How do you solve for x in x+log_2x=6 ?

2 Answers
May 13, 2018

x=4

Explanation:

This is a transcendental equation since x is in the logarithm and not. Therefore, it does not in general have an easy solution and there isn't any perfect method for solving it.

This one does have a simple solution, but this is because this function had to be selected very carefully.

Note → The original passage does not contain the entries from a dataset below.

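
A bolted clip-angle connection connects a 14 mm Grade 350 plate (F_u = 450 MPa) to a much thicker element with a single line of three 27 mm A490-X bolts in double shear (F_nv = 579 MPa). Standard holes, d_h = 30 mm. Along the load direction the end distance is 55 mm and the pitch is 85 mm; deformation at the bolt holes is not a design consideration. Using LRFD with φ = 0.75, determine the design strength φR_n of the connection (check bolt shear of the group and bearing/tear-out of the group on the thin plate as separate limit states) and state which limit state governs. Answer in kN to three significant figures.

Bolt shear: A_b = π·27²/4 = 572.6 mm²; R_n = 579 × 572.6 × 3 × 2 / 1000 = 1989 kN → 0.75 × 1989 = 1490 kN.
Bearing (1.5 l_c t F_u ≤ 3.0 d t F_u): upper limit = 3.0·27·14·450 / 1000 = 510.3 kN.
  Edge l_c = 55 − 30/2 = 40 → r_n = 378 kN; interior l_c = 85 − 30 = 55 → r_n = 510.3 kN.
  R_n,bearing = 1·378 + 2·510.3 = 1399 kN → 0.75 × 1399 = 1050 kN.
Bearing governs: 1050 kN.

1050 kN (bearing governs)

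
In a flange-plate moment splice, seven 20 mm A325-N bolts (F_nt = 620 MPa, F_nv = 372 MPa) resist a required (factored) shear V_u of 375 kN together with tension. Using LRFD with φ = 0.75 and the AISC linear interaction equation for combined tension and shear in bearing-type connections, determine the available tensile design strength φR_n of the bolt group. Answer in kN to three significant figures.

704 kN

A_b = π·20²/4 = 314.2 mm²; f_rv = 375 × 1000 / (7 × 314.2) = 170.5 MPa.
F'_nt = 1.3 F_nt − (F_nt / φF_nv) f_rv = 1.3·620 − (620/(0.75·372))·170.5 = 427.1 MPa, capped at F_nt → F'_nt = 427.1 MPa.
R_n = F'_nt · A_b · n = 427.1 × 314.2 × 7 / 1000 = 939.2 kN.
Design strength φR_n = 0.75 × 939.2 = 704 kN.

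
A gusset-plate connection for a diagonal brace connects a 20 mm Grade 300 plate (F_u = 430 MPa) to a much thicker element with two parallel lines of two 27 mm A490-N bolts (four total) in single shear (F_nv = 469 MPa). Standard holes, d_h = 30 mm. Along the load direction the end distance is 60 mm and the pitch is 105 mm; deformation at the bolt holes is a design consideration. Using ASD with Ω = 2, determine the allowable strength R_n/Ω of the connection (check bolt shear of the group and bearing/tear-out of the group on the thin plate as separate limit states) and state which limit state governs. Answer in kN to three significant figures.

Bolt shear: A_b = π·27²/4 = 572.6 mm²; R_n = 469 × 572.6 × 4 × 1 / 1000 = 1074 kN → 1074 / 2 = 537 kN.
Bearing (1.2 l_c t F_u ≤ 2.4 d t F_u): upper limit = 2.4·27·20·430 / 1000 = 557.3 kN.
  Edge l_c = 60 − 30/2 = 45 → r_n = 464.4 kN; interior l_c = 105 − 30 = 75 → r_n = 557.3 kN.
  R_n,bearing = 2·464.4 + 2·557.3 = 2043 kN → 2043 / 2 = 1020 kN.
Bolt shear governs: 537 kN.

537 kN (bolt shear governs)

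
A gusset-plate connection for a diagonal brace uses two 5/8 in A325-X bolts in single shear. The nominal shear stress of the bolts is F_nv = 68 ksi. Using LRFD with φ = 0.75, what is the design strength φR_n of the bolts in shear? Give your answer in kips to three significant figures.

A_b = π × 0.625² / 4 = 0.3068 in².
R_n = F_nv · A_b · n · n_s = 68 × 0.3068 × 2 × 1 = 41.72 kips.
Design strength φR_n = 0.75 × 41.72 = 31.3 kips.

31.3 kips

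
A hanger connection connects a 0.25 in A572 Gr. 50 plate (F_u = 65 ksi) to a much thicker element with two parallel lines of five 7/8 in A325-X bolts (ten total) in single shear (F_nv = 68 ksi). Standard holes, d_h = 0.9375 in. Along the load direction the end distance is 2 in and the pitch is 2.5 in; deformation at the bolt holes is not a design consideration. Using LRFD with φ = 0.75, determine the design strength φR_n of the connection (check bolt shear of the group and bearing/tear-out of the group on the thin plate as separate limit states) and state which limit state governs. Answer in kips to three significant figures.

285 kips (bearing governs)

Bolt shear: A_b = π·0.875²/4 = 0.6013 in²; R_n = 68 × 0.6013 × 10 × 1 = 408.9 kips → 0.75 × 408.9 = 307 kips.
Bearing (1.5 l_c t F_u ≤ 3.0 d t F_u): upper limit = 3.0·0.875·0.25·65 = 42.66 kips.
  Edge l_c = 2 − 0.9375/2 = 1.531 → r_n = 37.32 kips; interior l_c = 2.5 − 0.9375 = 1.562 → r_n = 38.09 kips.
  R_n,bearing = 2·37.32 + 8·38.09 = 379.3 kips → 0.75 × 379.3 = 285 kips.
Bearing governs: 285 kips.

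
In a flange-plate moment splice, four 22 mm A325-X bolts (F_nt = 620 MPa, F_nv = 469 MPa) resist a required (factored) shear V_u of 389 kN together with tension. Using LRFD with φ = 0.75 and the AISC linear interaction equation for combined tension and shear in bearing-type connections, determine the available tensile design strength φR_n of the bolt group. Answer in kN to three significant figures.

405 kN

A_b = π·22²/4 = 380.1 mm²; f_rv = 389 × 1000 / (4 × 380.1) = 255.8 MPa.
F'_nt = 1.3 F_nt − (F_nt / φF_nv) f_rv = 1.3·620 − (620/(0.75·469))·255.8 = 355.1 MPa, capped at F_nt → F'_nt = 355.1 MPa.
R_n = F'_nt · A_b · n = 355.1 × 380.1 × 4 / 1000 = 539.9 kN.
Design strength φR_n = 0.75 × 539.9 = 405 kN.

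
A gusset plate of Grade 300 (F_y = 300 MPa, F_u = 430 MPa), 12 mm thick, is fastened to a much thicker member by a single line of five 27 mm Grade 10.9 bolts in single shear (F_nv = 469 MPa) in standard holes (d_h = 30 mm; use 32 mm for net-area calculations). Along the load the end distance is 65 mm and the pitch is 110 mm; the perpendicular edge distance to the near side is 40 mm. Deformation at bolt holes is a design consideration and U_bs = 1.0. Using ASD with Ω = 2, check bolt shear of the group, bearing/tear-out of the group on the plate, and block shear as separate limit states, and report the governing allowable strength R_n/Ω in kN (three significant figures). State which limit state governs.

607 kN (block shear governs)

Bolt shear: A_b = π·27²/4 = 572.6 mm²; R_n = 469 × 572.6 × 5 × 1 / 1000 = 1343 kN → 1343 / 2 = 671 kN.
Bearing: edge l_c = 50, r_n = 309.6 kN; interior l_c = 80, r_n = 334.4 kN; R_n = 309.6 + 4·334.4 = 1647 kN → 824 kN.
Block shear: A_gv = 6060, A_nv = 4332, A_nt = 288 mm²; R_n = min(0.6F_uA_nv, 0.6F_yA_gv) + U_bs·F_u·A_nt = 1215 kN → 607 kN.
Block shear governs: 607 kN.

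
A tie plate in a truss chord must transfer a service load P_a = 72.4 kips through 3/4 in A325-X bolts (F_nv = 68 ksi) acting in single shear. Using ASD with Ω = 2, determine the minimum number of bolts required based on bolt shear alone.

A_b = π·0.75²/4 = 0.4418 in².
Per-bolt allowable strength R_n/Ω = 68 × 0.4418 × 1 / 2 = 15.02 kips.
n ≥ 72.4 / 15.02 = 4.82 → use 5 bolts.

5 bolts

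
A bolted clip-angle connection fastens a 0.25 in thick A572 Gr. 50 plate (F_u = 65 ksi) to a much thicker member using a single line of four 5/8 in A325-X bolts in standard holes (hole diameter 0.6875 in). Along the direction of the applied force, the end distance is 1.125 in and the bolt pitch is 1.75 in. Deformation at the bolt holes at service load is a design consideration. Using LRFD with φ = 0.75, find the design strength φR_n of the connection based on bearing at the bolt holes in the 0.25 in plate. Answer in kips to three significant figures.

Per bolt r_n = 1.2 l_c t F_u ≤ 2.4 d t F_u; upper limit = 2.4 × 0.625 × 0.25 × 65 = 24.38 kips.
Edge bolt: l_c = 1.125 − 0.6875/2 = 0.7812 in → 1.2 × 0.7812 × 0.25 × 65 = 15.23 → r_n = 15.23 kips.
Interior bolts: l_c = 1.75 − 0.6875 = 1.062 in → 1.2 × 1.062 × 0.25 × 65 = 20.72 → r_n = 20.72 kips.
R_n = 1 × 15.23 + 3 × 20.72 = 77.39 kips.
Design strength φR_n = 0.75 × 77.39 = 58 kips.

58 kips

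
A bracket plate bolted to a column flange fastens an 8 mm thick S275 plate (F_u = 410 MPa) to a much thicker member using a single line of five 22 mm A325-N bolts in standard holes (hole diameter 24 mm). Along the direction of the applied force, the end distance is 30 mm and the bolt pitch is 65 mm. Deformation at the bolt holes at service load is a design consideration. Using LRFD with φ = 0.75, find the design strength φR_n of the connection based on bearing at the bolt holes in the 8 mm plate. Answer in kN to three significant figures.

537 kN

Per bolt r_n = 1.2 l_c t F_u ≤ 2.4 d t F_u; upper limit = 2.4 × 22 × 8 × 410 / 1000 = 173.2 kN.
Edge bolt: l_c = 30 − 24/2 = 18 mm → 1.2 × 18 × 8 × 410 / 1000 = 70.85 → r_n = 70.85 kN.
Interior bolts: l_c = 65 − 24 = 41 mm → 1.2 × 41 × 8 × 410 / 1000 = 161.4 → r_n = 161.4 kN.
R_n = 1 × 70.85 + 4 × 161.4 = 716.4 kN.
Design strength φR_n = 0.75 × 716.4 = 537 kN.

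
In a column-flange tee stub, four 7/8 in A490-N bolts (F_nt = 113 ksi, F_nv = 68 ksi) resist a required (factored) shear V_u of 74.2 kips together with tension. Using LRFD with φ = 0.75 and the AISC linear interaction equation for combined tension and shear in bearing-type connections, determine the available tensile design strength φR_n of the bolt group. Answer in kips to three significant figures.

142 kips

A_b = π·0.875²/4 = 0.6013 in²; f_rv = 74.2 / (4 × 0.6013) = 30.85 ksi.
F'_nt = 1.3 F_nt − (F_nt / φF_nv) f_rv = 1.3·113 − (113/(0.75·68))·30.85 = 78.55 ksi, capped at F_nt → F'_nt = 78.55 ksi.
R_n = F'_nt · A_b · n = 78.55 × 0.6013 × 4 = 188.9 kips.
Design strength φR_n = 0.75 × 188.9 = 142 kips.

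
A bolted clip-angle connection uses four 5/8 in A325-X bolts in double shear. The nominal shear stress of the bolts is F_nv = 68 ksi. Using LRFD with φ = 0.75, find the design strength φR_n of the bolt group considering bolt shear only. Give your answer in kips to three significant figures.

A_b = π × 0.625² / 4 = 0.3068 in².
R_n = F_nv · A_b · n · n_s = 68 × 0.3068 × 4 × 2 = 166.9 kips.
Design strength φR_n = 0.75 × 166.9 = 125 kips.

125 kips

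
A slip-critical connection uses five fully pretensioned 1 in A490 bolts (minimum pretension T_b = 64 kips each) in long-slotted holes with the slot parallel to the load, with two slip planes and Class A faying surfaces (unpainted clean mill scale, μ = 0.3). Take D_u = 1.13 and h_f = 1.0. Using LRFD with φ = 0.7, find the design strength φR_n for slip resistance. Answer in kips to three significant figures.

152 kips

R_n = μ · D_u · h_f · T_b · n_s · n_b = 0.3 × 1.13 × 1.0 × 64 × 2 × 5 = 217 kips.
Design strength φR_n = 0.7 × 217 = 152 kips.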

Let's assume there's some integer n such that 2^n = x. The equation then becomes
2^n + n = 6

Plugging in values of n,
n = 0 implies 2^n + n = 1 ne 6
n = 1 implies 2^n + n = 2 ne 6
n = 2 implies 2^n + n = 6 = 6

So the solution x=4 happens to be the right solution.

May 13, 2018

One cannot solve the equation x+log_2x=6 using algebraic methods.

Explanation:

One can use a graphical method by converting the base to base e and then separating into two equations.

Convert to base e:

x+ln(x)/ln(2)=6

Subtract x from both sides:

ln(x)/ln(2)=6-x

Multiply both sides by ln(2)

ln(x)=6ln(2)-xln(2)

Separate into two equations:

color(red)(y = ln(x)) and color(blue)(y= 6ln(2)-xln(2))

Graph the two equations:

www.desmos.com/calculatorwww.desmos.com/calculator

Please observe that the two graphs intersect at x = 4

You can use a recursive computation method such as Newton's Method to approximate the solution. Because the method requires many lines of computation, I will not do it, here, but I have provided a link so that you may read about it.

The easiest way to obtain a solution is to enter the original equation into WolframAlpha

Please open the above link and observe that WolframAlpha has computed the solution and it is x = 4.